The syncytia formation was reduced upon adding furin protease inhibitor, decanoyl RVKR-CMK, or Camostat inhibitors to transfected cells. Further, the SARS-CoV-2 Omicron variant spike protein poorly induced cell fusion in ACE2plus mCherry cells, thereby indicating that the ACE2plusC2 model can be used to study S-mediated cell fusion.

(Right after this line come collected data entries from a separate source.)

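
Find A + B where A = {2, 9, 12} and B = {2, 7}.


A + B = {a + b : a ∈ A, b ∈ B}.
Enumerate all |A|·|B| = 3·2 = 6 pairs (a, b) and collect distinct sums.
a = 2: 2+2=4, 2+7=9
a = 9: 9+2=11, 9+7=16
a = 12: 12+2=14, 12+7=19
Collecting distinct sums: A + B = {4, 9, 11, 14, 16, 19}
|A + B| = 6

A + B = {4, 9, 11, 14, 16, 19}


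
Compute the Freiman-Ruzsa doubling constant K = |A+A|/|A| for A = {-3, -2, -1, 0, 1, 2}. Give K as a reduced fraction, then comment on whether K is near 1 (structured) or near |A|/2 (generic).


|A| = 6.
Compute A + A by enumerating all 36 pairs.
A + A = {-6, -5, -4, -3, -2, -1, 0, 1, 2, 3, 4}, so |A + A| = 11.
K = |A + A| / |A| = 11/6 (already in lowest terms) ≈ 1.8333.
Reference: AP of size 6 gives K = 11/6 ≈ 1.8333; a fully generic set of size 6 gives K ≈ 3.5000.

|A| = 6, |A + A| = 11, K = 11/6.


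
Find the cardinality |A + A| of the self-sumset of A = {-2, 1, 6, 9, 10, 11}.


A + A = {a + a' : a, a' ∈ A}; |A| = 6.
General bounds: 2|A| - 1 ≤ |A + A| ≤ |A|(|A|+1)/2, i.e. 11 ≤ |A + A| ≤ 21.
Lower bound 2|A|-1 is attained iff A is an arithmetic progression.
Enumerate sums a + a' for a ≤ a' (symmetric, so this suffices):
a = -2: -2+-2=-4, -2+1=-1, -2+6=4, -2+9=7, -2+10=8, -2+11=9
a = 1: 1+1=2, 1+6=7, 1+9=10, 1+10=11, 1+11=12
a = 6: 6+6=12, 6+9=15, 6+10=16, 6+11=17
a = 9: 9+9=18, 9+10=19, 9+11=20
a = 10: 10+10=20, 10+11=21
a = 11: 11+11=22
Distinct sums: {-4, -1, 2, 4, 7, 8, 9, 10, 11, 12, 15, 16, 17, 18, 19, 20, 21, 22}
|A + A| = 18

|A + A| = 18


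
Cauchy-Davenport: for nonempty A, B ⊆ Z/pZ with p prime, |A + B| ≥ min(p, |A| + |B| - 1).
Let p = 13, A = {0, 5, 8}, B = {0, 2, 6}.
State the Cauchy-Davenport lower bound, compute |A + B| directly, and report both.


Cauchy-Davenport: |A + B| ≥ min(p, |A| + |B| - 1) for A, B nonempty in Z/pZ.
|A| = 3, |B| = 3, p = 13.
CD lower bound = min(13, 3 + 3 - 1) = min(13, 5) = 5.
Compute A + B mod 13 directly:
a = 0: 0+0=0, 0+2=2, 0+6=6
a = 5: 5+0=5, 5+2=7, 5+6=11
a = 8: 8+0=8, 8+2=10, 8+6=1
A + B = {0, 1, 2, 5, 6, 7, 8, 10, 11}, so |A + B| = 9.
Verify: 9 ≥ 5? Yes ✓.

CD lower bound = 5, actual |A + B| = 9.


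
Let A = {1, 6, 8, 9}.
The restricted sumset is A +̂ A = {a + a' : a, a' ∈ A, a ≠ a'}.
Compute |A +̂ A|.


Restricted sumset: A +̂ A = {a + a' : a ∈ A, a' ∈ A, a ≠ a'}.
Equivalently, take A + A and drop any sum 2a that is achievable ONLY as a + a for a ∈ A (i.e. sums representable only with equal summands).
Enumerate pairs (a, a') with a < a' (symmetric, so each unordered pair gives one sum; this covers all a ≠ a'):
  1 + 6 = 7
  1 + 8 = 9
  1 + 9 = 10
  6 + 8 = 14
  6 + 9 = 15
  8 + 9 = 17
Collected distinct sums: {7, 9, 10, 14, 15, 17}
|A +̂ A| = 6
(Reference bound: |A +̂ A| ≥ 2|A| - 3 for |A| ≥ 2, with |A| = 4 giving ≥ 5.)

|A +̂ A| = 6


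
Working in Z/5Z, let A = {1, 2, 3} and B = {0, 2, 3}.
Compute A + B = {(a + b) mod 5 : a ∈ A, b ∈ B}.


Work in Z/5Z: reduce every sum a + b modulo 5.
Enumerate all 9 pairs:
a = 1: 1+0=1, 1+2=3, 1+3=4
a = 2: 2+0=2, 2+2=4, 2+3=0
a = 3: 3+0=3, 3+2=0, 3+3=1
Distinct residues collected: {0, 1, 2, 3, 4}
|A + B| = 5 (out of 5 total residues).

A + B = {0, 1, 2, 3, 4}


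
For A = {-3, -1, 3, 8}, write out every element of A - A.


A - A = {a - a' : a, a' ∈ A}.
Compute a - a' for each ordered pair (a, a'):
a = -3: -3--3=0, -3--1=-2, -3-3=-6, -3-8=-11
a = -1: -1--3=2, -1--1=0, -1-3=-4, -1-8=-9
a = 3: 3--3=6, 3--1=4, 3-3=0, 3-8=-5
a = 8: 8--3=11, 8--1=9, 8-3=5, 8-8=0
Collecting distinct values (and noting 0 appears from a-a):
A - A = {-11, -9, -6, -5, -4, -2, 0, 2, 4, 5, 6, 9, 11}
|A - A| = 13

A - A = {-11, -9, -6, -5, -4, -2, 0, 2, 4, 5, 6, 9, 11}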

The present study provides data on SARS-CoV-2 production, pseudotyped infection, spike-mediated cell-to-cell fusion, and antiviral tests to highlight the importance of the human lung-based cell model for studying SARS-CoV-2 and its continually emerging variants.
In particular, the A549ACE2PlusC3 cell model emerged as an alternative and improved model for in vitro disease modeling, which is useful for COVID-19 drug discovery and host-viral interaction studies. Overall, the study showed a robust cell model based on human lung cells, which could become a valuable resource for the research community studying SARS-CoV-2.
bioRxiv publishes preliminary scientific reports that are not peer-reviewed and, therefore, should not be regarded as conclusive, guide clinical practice/health-related behavior, or treated as established information.